Daigo ‘The Beast’ Umehara is a 39-year-old Japanese gamer who specialises in 2D arcade fighting games. He has won six Evolution Championship Series and $175,659.82 in prize money so far. Daigo Umehara is one of the most famous Street Fighter players across the globe, considered the best player globally. Daigo is also currently the holder of a world record for being “the most successful player in major tournaments of Street Fighter” in the Guinness World Records. Daigo’s recent win at the Street Fighter V tournament has traction in the media, but his age has caught the most attention. 

Being 39 and winning a championship might seem impressive, but winning at street fighting games for someone of Daigo’s calibre isn’t all that unexpected. Daigo has been in the fighting-gaming scene for 20 years. 

Daigo was endearingly referred to in the Japanese media as “the god of 2D fighting games” before singing on a sponsorship deal with Mad Catz. This American company produces entertainment products marketed under Mad Catz, Game Shark, and TRITTON. His love for fighting games grew since he was a mere ten-year-old boy, with his first two games being Street Fighter 2 and Fatal Fury: King of Fighters. Through challenging other players in Street Fighter 2 (Champion Edition), Daigo discovered his preference for competing with other players. 

Daigo’s recent win in the latest Capcom Cup East Asia has brought him more spotlight in the media. In the match, Daigo competed with several talented Street Fighter V players, including the revered Street Fighter legend Hajime ‘ Tokido’ Taniguchi and Korean Hyung-suk ‘Verloren’ Gong. Daigo beat them both in his journey to the Capcom Cup qualifying match and did not suffer a single loss, until his last opponent, Keita’ Fuudo’ Ai, fought his way to a second set in the grand finals. Ultimately, The Beast won an incredibly intense competition with some of the best FGC pros in Asia. 

The focus on Daigo’s win was distracted by his age, with a lot of fixation on him being 39 years old, yet winning a Street Fighter tournament in 2020. For someone of Daigo’s calibre, however his win shouldn’t be much of a shock but more so something to expect of him. His earliest tournament win was during the 1997 Vampire Savior event hosted by Japanese video game magazine Gamest. Daigo’s successive wins included Super Street Fighter 2 Turbo, Street Fighter 3: 3rd Strike, Street Fighter Alpha 3, Capcom vs SNK 2, Guilty Gear XX, Street Fighter IV, and the most recent Street Fighter V

Coming in second next to Justin Wong in the Evolution Championship Series titles; he has won six EVO championships with his legendary performances in the biggest tournaments globally. More impressively, Daigo cinched two victories at Super Battle Opera, which is now defunct but once highly regarded as the most prestigious fighting game competition in the world at its inception.

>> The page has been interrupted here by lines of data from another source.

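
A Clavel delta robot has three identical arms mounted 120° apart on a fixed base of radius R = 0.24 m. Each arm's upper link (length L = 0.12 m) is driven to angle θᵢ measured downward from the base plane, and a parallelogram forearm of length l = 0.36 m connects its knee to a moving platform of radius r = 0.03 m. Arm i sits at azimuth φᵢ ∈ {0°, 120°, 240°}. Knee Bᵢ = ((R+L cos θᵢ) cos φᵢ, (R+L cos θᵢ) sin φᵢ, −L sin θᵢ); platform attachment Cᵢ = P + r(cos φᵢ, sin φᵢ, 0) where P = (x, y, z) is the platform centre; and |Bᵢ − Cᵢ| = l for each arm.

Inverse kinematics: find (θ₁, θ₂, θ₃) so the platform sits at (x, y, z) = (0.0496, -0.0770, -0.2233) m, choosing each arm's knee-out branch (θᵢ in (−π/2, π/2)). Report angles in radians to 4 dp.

arm 1 (φ=0.0°): x'=0.0496, y'=-0.0770
  A=0.1604, B=-0.2233, C=(l²−L²−A²−y'²−z²)/(2L)=0.1403
  √(A²+B²)=0.2749;  θ1 = -0.9479+1.0351 ≈ 0.0872
rotate P by −φ2: (-0.0915, -0.0045, -0.2233)
  e−x'=0.3015;  (l²−L²−(e−x')²−y'²−z²)/2L = -0.1066
  θ2 = atan2(B,A) + arccos(C/0.3752) = 1.2213
rotate P by −φ3: (0.0419, 0.0815, -0.2233)
  A cos θ + B sin θ = C:  0.1681·cos θ + -0.2233·sin θ = 0.1268
  √(A²+B²)=0.2795;  θ3 = -0.9255+1.0998 ≈ 0.1744

θ₁ = 0.0872, θ₂ = 1.2213, θ₃ = 0.1744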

His skillset, coupled with his 23 years of experience, would set him up for success. Daigo implemented a few tactical methods to help him secure his win during the tournament. For instance, he would opt for maximum damage combos that would provide him with the life lead, and force his opponents into playing against his defence. His ability to read his opponents well also plays to his advantage, along with his fluid conditions: he never stays in one position for long, often toggling between offence and defence, confusing his opponents. 

Daigo’s impeccable performances throughout his gaming career have brought him regular participation in tournaments, having been in at least one each year since the start of his gaming career in 1997. His success in his Street Fighter career has also earned him entry into every Camcom Cup since the game’s release in 2016. 

The esports industry’s strong fixation on youth and how to exploit it might have made Daigo’s win come as a surprise. After all, what’s a 39-year-old doing, winning video games designed for young ones? But Daigo is a living example of how age does not define anything. His past experiences in fighting games and current win in the recent tournament showcases and represents what esports truly is about at heart: a foundational passion for gaming that isn’t found in other competitive sports. Daigo Umehara might have shocked the world recently with his stellar performance in the Street Fighter tournament, but he has been and will continue to be, a legend in 2D fighting games.